PULLMAN, Wash. – Washington State University has received a $456,000 grant from the Bill & Melinda Gates Foundation for the university’s new Center to Bridge the Digital Divide.
The grant, the first from the foundation, supports a 4-H computer technology initiative and general support of center operations.
“We are excited that the Bill & Melinda Gates Foundation selected the Center to Bridge the Digital Divide as the recipient of its first grant to Washington State University,” said Center Director Bill Gillis. “The grant represents an important opportunity for the center to partner with one of the world’s leading philanthropic foundations to extend the benefits of modern digital technologies to youth in rural communities and underserved urban neighborhoods.”
“The Center to Bridge the Digital Divide will provide a critical resource to low-income and rural communities in Washington,” said Richard Akeroyd, executive director of Libraries and Public Access to Information at the foundation. “Through this grant, thousands of youth in Washington will have the opportunity to develop technology skills that will enable them to succeed in the future.”
The grant will support a WSU Cooperative Extension 4-H program aimed at increasing the computer literacy skills of 4-H youth in the state by training them in a nationally juried 4-H curriculum. Pat Boyes, director of WSU Cooperative Extension’s 4-H youth development program, said the grant comes at a great time for Washington state 4-H.

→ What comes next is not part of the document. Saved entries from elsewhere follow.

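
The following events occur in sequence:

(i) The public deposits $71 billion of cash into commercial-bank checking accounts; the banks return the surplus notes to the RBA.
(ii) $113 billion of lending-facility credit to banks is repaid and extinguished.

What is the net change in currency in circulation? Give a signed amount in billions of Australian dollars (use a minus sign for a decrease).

Currency deposit $71 billion: notes return to the central bank → −$71B.
Discount-window repayment $113 billion: no currency enters or leaves circulation → 0.
Net: −71 + 0 = -$71 billion.

-$71 billion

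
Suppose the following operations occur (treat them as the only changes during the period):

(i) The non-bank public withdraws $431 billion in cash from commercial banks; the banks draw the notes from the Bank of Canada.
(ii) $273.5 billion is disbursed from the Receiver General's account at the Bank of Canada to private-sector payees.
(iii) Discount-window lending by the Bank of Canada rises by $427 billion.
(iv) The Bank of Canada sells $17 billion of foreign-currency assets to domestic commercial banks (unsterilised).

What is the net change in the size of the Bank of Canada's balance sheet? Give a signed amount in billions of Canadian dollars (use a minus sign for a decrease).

Currency withdrawal $431 billion: only the composition of liabilities changes → 0.
Government spending $273.5 billion: only the composition of liabilities changes → 0.
Discount-window loan $427 billion: a Bank of Canada asset is acquired → +$427B.
FX sale $17 billion: a Bank of Canada asset is shed → −$17B.
Net: 0 + 0 + 427 − 17 = +$410 billion.

+$410 billion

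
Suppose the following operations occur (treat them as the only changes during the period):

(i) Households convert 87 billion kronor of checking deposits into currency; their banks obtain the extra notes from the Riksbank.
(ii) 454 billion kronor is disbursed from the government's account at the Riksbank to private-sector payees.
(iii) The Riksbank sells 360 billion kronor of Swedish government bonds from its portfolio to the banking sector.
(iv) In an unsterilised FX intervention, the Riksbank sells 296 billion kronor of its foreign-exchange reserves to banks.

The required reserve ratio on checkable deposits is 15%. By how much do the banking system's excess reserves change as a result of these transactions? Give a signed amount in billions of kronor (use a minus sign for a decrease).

Currency withdrawal 87 billion kronor: reserves −87B, deposits −87B.
Government spending 454 billion kronor: reserves +454B, deposits +454B.
OMO sale (to banks) 360 billion kronor: reserves −360B, deposits 0.
FX sale 296 billion kronor: reserves −296B, deposits 0.
Totals: Δreserves = −289B, Δdeposits = +367B.
Δrequired reserves = 15% × +367B = +55.05B.
Δexcess reserves = Δreserves − Δrequired = −289B − (+55.05B) = -344.05 billion.

-344.05 billion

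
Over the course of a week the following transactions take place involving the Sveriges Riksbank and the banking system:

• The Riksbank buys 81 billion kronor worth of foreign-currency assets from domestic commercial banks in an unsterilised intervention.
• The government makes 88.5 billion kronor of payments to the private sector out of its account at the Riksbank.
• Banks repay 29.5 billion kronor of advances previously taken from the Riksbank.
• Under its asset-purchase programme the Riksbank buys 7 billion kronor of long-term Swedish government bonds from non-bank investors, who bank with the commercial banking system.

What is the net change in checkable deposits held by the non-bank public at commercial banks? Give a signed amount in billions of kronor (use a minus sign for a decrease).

+95.5 billion

Riksbank balance sheet:
  Assets:      Securities +7B, Loans to banks −29.5B, Foreign assets +81B
  Liabilities: Bank reserves +147B, Government deposits −88.5B
Commercial banking system:
  Assets:      Reserves at CB +147B, Foreign assets −81B
  Liabilities: Checkable deposits +95.5B, Borrowings from CB −29.5B
So the change in checkable deposits held by the non-bank public at commercial banks is +95.5 billion.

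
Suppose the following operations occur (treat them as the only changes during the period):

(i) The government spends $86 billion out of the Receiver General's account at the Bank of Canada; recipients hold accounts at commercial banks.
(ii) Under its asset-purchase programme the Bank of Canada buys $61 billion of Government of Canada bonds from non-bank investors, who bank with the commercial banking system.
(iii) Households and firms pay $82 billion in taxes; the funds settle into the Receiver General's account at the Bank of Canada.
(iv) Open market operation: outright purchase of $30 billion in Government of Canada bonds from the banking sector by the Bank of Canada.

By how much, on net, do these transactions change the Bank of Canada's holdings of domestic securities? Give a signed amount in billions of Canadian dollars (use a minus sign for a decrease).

+$91 billion

Bank of Canada balance sheet:
  Assets:      Securities +$91B
  Liabilities: Bank reserves +$95B, Government deposits −$4B
Commercial banking system:
  Assets:      Reserves at CB +$95B, Securities −$30B
  Liabilities: Checkable deposits +$65B
So the change in the Bank of Canada's holdings of domestic securities is +$91 billion.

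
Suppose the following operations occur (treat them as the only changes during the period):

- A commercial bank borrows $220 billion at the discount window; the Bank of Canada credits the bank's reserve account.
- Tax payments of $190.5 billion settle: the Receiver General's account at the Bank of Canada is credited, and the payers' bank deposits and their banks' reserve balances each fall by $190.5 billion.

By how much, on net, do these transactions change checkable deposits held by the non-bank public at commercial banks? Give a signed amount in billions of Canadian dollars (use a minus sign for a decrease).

Bank of Canada balance sheet:
  Assets:      Loans to banks +$220B
  Liabilities: Bank reserves +$29.5B, Government deposits +$190.5B
Commercial banking system:
  Assets:      Reserves at CB +$29.5B
  Liabilities: Checkable deposits −$190.5B, Borrowings from CB +$220B
So the change in checkable deposits held by the non-bank public at commercial banks is -$190.5 billion.

-$190.5 billion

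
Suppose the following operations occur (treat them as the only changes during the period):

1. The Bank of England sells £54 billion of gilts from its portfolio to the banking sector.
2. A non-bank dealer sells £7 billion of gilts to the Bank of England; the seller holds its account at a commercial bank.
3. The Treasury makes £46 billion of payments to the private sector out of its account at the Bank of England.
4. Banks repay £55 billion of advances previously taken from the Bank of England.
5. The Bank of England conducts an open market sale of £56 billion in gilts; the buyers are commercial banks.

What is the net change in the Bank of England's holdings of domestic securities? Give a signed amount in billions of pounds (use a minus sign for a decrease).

Bank of England balance sheet:
  Assets:      Securities −£103B, Loans to banks −£55B
  Liabilities: Bank reserves −£112B, Government deposits −£46B
Commercial banking system:
  Assets:      Reserves at CB −£112B, Securities +£110B
  Liabilities: Checkable deposits +£53B, Borrowings from CB −£55B
So the change in the Bank of England's holdings of domestic securities is -£103 billion.

-£103 billion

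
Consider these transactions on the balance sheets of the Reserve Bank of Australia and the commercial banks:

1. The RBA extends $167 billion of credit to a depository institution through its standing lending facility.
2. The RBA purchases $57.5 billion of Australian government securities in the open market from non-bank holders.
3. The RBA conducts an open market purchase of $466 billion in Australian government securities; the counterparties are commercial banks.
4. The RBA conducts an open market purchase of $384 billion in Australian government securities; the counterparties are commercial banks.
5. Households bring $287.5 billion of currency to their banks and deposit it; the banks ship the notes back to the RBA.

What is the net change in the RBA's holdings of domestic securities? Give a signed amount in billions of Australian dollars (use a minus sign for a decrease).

+$907.5 billion

RBA balance sheet:
  Assets:      Securities +$907.5B, Loans to banks +$167B
  Liabilities: Bank reserves +$1362B, Currency in circulation −$287.5B
So the change in the RBA's holdings of domestic securities is +$907.5 billion.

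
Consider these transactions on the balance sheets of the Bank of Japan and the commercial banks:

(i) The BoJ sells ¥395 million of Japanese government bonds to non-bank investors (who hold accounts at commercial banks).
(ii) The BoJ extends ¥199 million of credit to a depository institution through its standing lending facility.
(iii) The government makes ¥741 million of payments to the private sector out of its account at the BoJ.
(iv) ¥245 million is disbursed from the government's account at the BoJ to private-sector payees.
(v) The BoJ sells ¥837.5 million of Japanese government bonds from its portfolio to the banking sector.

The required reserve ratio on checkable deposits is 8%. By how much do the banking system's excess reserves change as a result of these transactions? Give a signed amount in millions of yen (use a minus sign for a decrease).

Asset sale (to non-banks) ¥395 million: reserves −¥395M, deposits −¥395M.
Discount-window loan ¥199 million: reserves +¥199M, deposits 0.
Government spending ¥741 million: reserves +¥741M, deposits +¥741M.
Government spending ¥245 million: reserves +¥245M, deposits +¥245M.
OMO sale (to banks) ¥837.5 million: reserves −¥837.5M, deposits 0.
Totals: Δreserves = −¥47.5M, Δdeposits = +¥591M.
Δrequired reserves = 8% × +¥591M = +¥47.28M.
Δexcess reserves = Δreserves − Δrequired = −¥47.5M − (+¥47.28M) = -¥94.78 million.

-¥94.78 million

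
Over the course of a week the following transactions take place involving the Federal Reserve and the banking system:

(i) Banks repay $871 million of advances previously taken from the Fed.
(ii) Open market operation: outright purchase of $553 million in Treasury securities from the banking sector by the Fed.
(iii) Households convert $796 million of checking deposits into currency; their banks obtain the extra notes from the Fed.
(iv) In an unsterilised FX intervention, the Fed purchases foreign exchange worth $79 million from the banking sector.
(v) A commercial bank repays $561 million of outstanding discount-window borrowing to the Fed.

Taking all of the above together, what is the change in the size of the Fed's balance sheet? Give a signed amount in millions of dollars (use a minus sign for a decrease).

-$800 million

Fed balance sheet:
  Assets:      Securities +$553M, Loans to banks −$1432M, Foreign assets +$79M
  Liabilities: Bank reserves −$1596M, Currency in circulation +$796M
Change in total Fed assets = -$800 million.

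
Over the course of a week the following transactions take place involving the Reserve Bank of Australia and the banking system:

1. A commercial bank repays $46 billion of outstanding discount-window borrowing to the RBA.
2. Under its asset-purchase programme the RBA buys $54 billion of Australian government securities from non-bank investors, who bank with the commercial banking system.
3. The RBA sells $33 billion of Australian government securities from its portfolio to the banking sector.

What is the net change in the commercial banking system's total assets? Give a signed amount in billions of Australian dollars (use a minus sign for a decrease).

RBA balance sheet:
  Assets:      Securities +$21B, Loans to banks −$46B
  Liabilities: Bank reserves −$25B
Commercial banking system:
  Assets:      Reserves at CB −$25B, Securities +$33B
  Liabilities: Checkable deposits +$54B, Borrowings from CB −$46B
Change in total bank assets = +$8 billion.

+$8 billion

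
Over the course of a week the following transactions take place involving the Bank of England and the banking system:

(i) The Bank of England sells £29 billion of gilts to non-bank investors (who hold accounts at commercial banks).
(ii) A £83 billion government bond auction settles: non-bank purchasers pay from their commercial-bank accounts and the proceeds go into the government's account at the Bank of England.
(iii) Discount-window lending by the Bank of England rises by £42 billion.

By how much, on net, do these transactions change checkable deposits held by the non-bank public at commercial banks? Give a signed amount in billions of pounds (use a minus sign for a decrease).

Bank of England balance sheet:
  Assets:      Securities −£29B, Loans to banks +£42B
  Liabilities: Bank reserves −£70B, Government deposits +£83B
Commercial banking system:
  Assets:      Reserves at CB −£70B
  Liabilities: Checkable deposits −£112B, Borrowings from CB +£42B
So the change in checkable deposits held by the non-bank public at commercial banks is -£112 billion.

-£112 billion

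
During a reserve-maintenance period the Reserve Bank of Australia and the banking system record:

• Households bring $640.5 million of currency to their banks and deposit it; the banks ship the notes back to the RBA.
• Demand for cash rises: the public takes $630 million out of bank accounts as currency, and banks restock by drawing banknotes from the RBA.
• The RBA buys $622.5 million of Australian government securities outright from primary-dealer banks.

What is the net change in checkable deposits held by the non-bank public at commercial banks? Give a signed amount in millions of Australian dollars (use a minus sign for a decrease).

Currency deposit $640.5 million: non-bank counterparties' bank balances rise → +$640.5M.
Currency withdrawal $630 million: non-bank counterparties' bank balances fall → −$630M.
OMO purchase (from banks) $622.5 million: the counterparty is a bank, so public deposits are unchanged → 0.
Net: 640.5 − 630 + 0 = +$10.5 million.

+$10.5 million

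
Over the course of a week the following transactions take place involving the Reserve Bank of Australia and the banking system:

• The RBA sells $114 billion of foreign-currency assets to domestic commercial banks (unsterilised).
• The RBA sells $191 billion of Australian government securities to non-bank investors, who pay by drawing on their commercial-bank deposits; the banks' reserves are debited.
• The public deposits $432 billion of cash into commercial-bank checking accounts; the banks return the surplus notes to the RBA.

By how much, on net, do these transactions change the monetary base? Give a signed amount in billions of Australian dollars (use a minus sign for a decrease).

-$305 billion

FX sale $114 billion: RBA balance sheet contracts → −$114B.
Asset sale (to non-banks) $191 billion: RBA balance sheet contracts → −$191B.
Currency deposit $432 billion: just a shift between currency and reserves — both are base money → 0.
Net: −114 − 191 + 0 = -$305 billion.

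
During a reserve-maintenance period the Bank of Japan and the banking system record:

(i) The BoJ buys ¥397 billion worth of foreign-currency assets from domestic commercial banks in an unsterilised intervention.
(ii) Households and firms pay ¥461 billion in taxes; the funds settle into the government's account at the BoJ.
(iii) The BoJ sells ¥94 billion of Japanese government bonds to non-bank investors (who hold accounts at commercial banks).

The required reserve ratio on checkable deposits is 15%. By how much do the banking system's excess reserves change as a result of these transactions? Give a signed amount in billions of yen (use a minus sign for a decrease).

-¥74.75 billion

FX purchase ¥397 billion: reserves +¥397B, deposits 0.
Government account inflow ¥461 billion: reserves −¥461B, deposits −¥461B.
Asset sale (to non-banks) ¥94 billion: reserves −¥94B, deposits −¥94B.
Totals: Δreserves = −¥158B, Δdeposits = −¥555B.
Δrequired reserves = 15% × −¥555B = −¥83.25B.
Δexcess reserves = Δreserves − Δrequired = −¥158B − (−¥83.25B) = -¥74.75 billion.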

“The Gates Foundation gift is especially timely as our nationwide 4-H system celebrates its centennial year in 2002. As the largest youth development organization in the United States, 4-H has a 100-year history of helping young people build the essential life skills that lead them to successful adulthood,” Boyes said. “The Gates gift launches Washington State 4-H Youth Development into its second century of service by engaging young people as community educators. The 4-H Computer Technology Initiative will reach out to Washington’s youth wherever they live, teaching them new technology skills and then providing the structure for those young people to become effective educators to their local communities. The 4H motto of “Learn by Doing” will be put into practice once again because of the Gates Foundation support.”
The training will take place at six new 4-H computing laboratories to be established by the grant as well as via a mobile 4-H computer training van, which will employ satellite technology for wireless high-speed internet connectivity from anywhere in the state.
Scott Fedale, director of extension information technology, says that the mobile wireless internet connectivity piece of the project has sparked national attention on Washington State University Cooperative Extension’s 4-H program: “We’ve had a lot of interest from other universities in what we’re proposing as an example of how to bring training and broadband connectivity to youth in rural locations.,” said Fedale. “We’ve also received a commitment of funding from the American Distance Education Consortium (ADEC) for the mobile van part of the project, and they want to spotlight our effort as a national model,” he said.